Новый командир долго ходил по расположению батальона и, критикуя Орлова за какое-нибудь упущение, приговаривал:

— Обленились вы все тут, в тылу, жирком обросли...

— Это точно, товарищ подполковник, — неожиданно рассмеялся Янин, — жиру, как у Кащея Бессмертного. — Он иронически оглядел высохшего, как вобла, Орлова.

Подполковник недовольно посмотрел на своего предшественника, но промолчал. Когда новый командир ушел в другой батальон, Орлов тихо спросил одного из командиров:

— Как фамилия нового командира?

— Контран...

— Значит, Контра... — задумчиво, словно про себя, повторил Орлов.

Раздался смех. Орлов удивленно посмотрел на командиров и, догадавшись о причине их смеха, улыбнулся. С этого дня фамилию нового командира все называли без последней буквы.

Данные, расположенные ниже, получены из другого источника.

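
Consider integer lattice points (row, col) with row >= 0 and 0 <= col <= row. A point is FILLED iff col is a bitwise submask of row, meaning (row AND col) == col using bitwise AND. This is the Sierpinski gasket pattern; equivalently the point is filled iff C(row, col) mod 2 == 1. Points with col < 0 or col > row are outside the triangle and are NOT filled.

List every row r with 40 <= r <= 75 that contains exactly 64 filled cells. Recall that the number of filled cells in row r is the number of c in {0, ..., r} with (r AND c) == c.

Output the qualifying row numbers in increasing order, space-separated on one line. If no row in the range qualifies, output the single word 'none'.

Answer: 63

Derivation:
Row r has 2^popcount(r) filled cells, so we need popcount(r) = log2(64) = 6.
Scan r = 40..75 and keep those with exactly 6 one-bits:
r=40=101000 popcount=2 -> skip
r=41=101001 popcount=3 -> skip
r=42=101010 popcount=3 -> skip
r=43=101011 popcount=4 -> skip
r=44=101100 popcount=3 -> skip
r=45=101101 popcount=4 -> skip
r=46=101110 popcount=4 -> skip
r=47=101111 popcount=5 -> skip
r=48=110000 popcount=2 -> skip
r=49=110001 popcount=3 -> skip
r=50=110010 popcount=3 -> skip
r=51=110011 popcount=4 -> skip
r=52=110100 popcount=3 -> skip
r=53=110101 popcount=4 -> skip
r=54=110110 popcount=4 -> skip
r=55=110111 popcount=5 -> skip
r=56=111000 popcount=3 -> skip
r=57=111001 popcount=4 -> skip
r=58=111010 popcount=4 -> skip
r=59=111011 popcount=5 -> skip
r=60=111100 popcount=4 -> skip
r=61=111101 popcount=5 -> skip
r=62=111110 popcount=5 -> skip
r=63=111111 popcount=6 -> KEEP
r=64=1000000 popcount=1 -> skip
r=65=1000001 popcount=2 -> skip
r=66=1000010 popcount=2 -> skip
r=67=1000011 popcount=3 -> skip
r=68=1000100 popcount=2 -> skip
r=69=1000101 popcount=3 -> skip
r=70=1000110 popcount=3 -> skip
r=71=1000111 popcount=4 -> skip
r=72=1001000 popcount=2 -> skip
r=73=1001001 popcount=3 -> skip
r=74=1001010 popcount=3 -> skip
r=75=1001011 popcount=4 -> skip
Kept rows: 63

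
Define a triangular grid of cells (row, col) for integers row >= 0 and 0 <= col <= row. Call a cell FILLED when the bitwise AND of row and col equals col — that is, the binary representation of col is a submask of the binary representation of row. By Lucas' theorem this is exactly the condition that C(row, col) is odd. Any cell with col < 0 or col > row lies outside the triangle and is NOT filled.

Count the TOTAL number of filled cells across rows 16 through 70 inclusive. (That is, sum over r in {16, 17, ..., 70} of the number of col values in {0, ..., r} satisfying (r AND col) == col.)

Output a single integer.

Answer: 686

Derivation:
r16=10000 pc1: +2 =2
r17=10001 pc2: +4 =6
r18=10010 pc2: +4 =10
r19=10011 pc3: +8 =18
r20=10100 pc2: +4 =22
r21=10101 pc3: +8 =30
r22=10110 pc3: +8 =38
r23=10111 pc4: +16 =54
r24=11000 pc2: +4 =58
r25=11001 pc3: +8 =66
r26=11010 pc3: +8 =74
r27=11011 pc4: +16 =90
r28=11100 pc3: +8 =98
r29=11101 pc4: +16 =114
r30=11110 pc4: +16 =130
r31=11111 pc5: +32 =162
r32=100000 pc1: +2 =164
r33=100001 pc2: +4 =168
r34=100010 pc2: +4 =172
r35=100011 pc3: +8 =180
r36=100100 pc2: +4 =184
r37=100101 pc3: +8 =192
r38=100110 pc3: +8 =200
r39=100111 pc4: +16 =216
r40=101000 pc2: +4 =220
r41=101001 pc3: +8 =228
r42=101010 pc3: +8 =236
r43=101011 pc4: +16 =252
r44=101100 pc3: +8 =260
r45=101101 pc4: +16 =276
r46=101110 pc4: +16 =292
r47=101111 pc5: +32 =324
r48=110000 pc2: +4 =328
r49=110001 pc3: +8 =336
r50=110010 pc3: +8 =344
r51=110011 pc4: +16 =360
r52=110100 pc3: +8 =368
r53=110101 pc4: +16 =384
r54=110110 pc4: +16 =400
r55=110111 pc5: +32 =432
r56=111000 pc3: +8 =440
r57=111001 pc4: +16 =456
r58=111010 pc4: +16 =472
r59=111011 pc5: +32 =504
r60=111100 pc4: +16 =520
r61=111101 pc5: +32 =552
r62=111110 pc5: +32 =584
r63=111111 pc6: +64 =648
r64=1000000 pc1: +2 =650
r65=1000001 pc2: +4 =654
r66=1000010 pc2: +4 =658
r67=1000011 pc3: +8 =666
r68=1000100 pc2: +4 =670
r69=1000101 pc3: +8 =678
r70=1000110 pc3: +8 =686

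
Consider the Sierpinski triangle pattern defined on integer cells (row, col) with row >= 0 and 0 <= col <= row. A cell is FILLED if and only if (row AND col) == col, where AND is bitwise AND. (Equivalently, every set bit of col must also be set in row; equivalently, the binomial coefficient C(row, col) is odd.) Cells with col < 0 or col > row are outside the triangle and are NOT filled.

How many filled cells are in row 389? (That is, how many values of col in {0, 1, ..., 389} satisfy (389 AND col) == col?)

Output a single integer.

389 in binary = 110000101
popcount(389) = number of 1-bits in 110000101 = 4
A col c satisfies (389 AND c) == c iff every set bit of c is also set in 389; each of the 4 set bits of 389 can independently be on or off in c.
count = 2^4 = 16

Answer: 16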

Вскоре подполковник Контран приступил к претворению своего намерения обновить комсостав. Первым убыл начальник штаба капитан Смирнов. За ним последовал заместитель командира полка, тридцатилетний кадровый капитан, очень опытный методист, к которому командиры подразделений могли обратиться по вопросам обучения в любое время суток. Ежедневно то одного, то другого командира освобождали от должности. И однажды мы узнали, что наш комбат Орлов сдает дела. Прошу Орлова разрешить мне обратиться к командиру полка.

— О нем хочешь просить?

— О направлении на фронт, а вас прошу ходатайствовать.

— Просись, просись, — великодушно разрешает Орлов, — а ходатайствовать, извини, не могу: я уже, считай, не комбат.

Мысль о предстоящей встрече с командиром полка не выходит из головы. Стараюсь приободрить себя, думаю: «Может, повезет. Раз он так легко расстается с более опытными командирами, то и мне посодействует...» Весь день не могу встретиться с подполковником Контраном. Застать его на месте просто невозможно. Лишь в двенадцатом часу ночи я смог предстать пред его грозные очи. Окинув меня недовольным взглядом, он спросил:

— Что случилось, лейтенант? [287]

— Товарищ подполковник! Очень прошу ходатайствовать о направлении меня на фронт. Я старался заслужить это право...

— В боях участвовали?

— С января сорок второго года уже не участвую...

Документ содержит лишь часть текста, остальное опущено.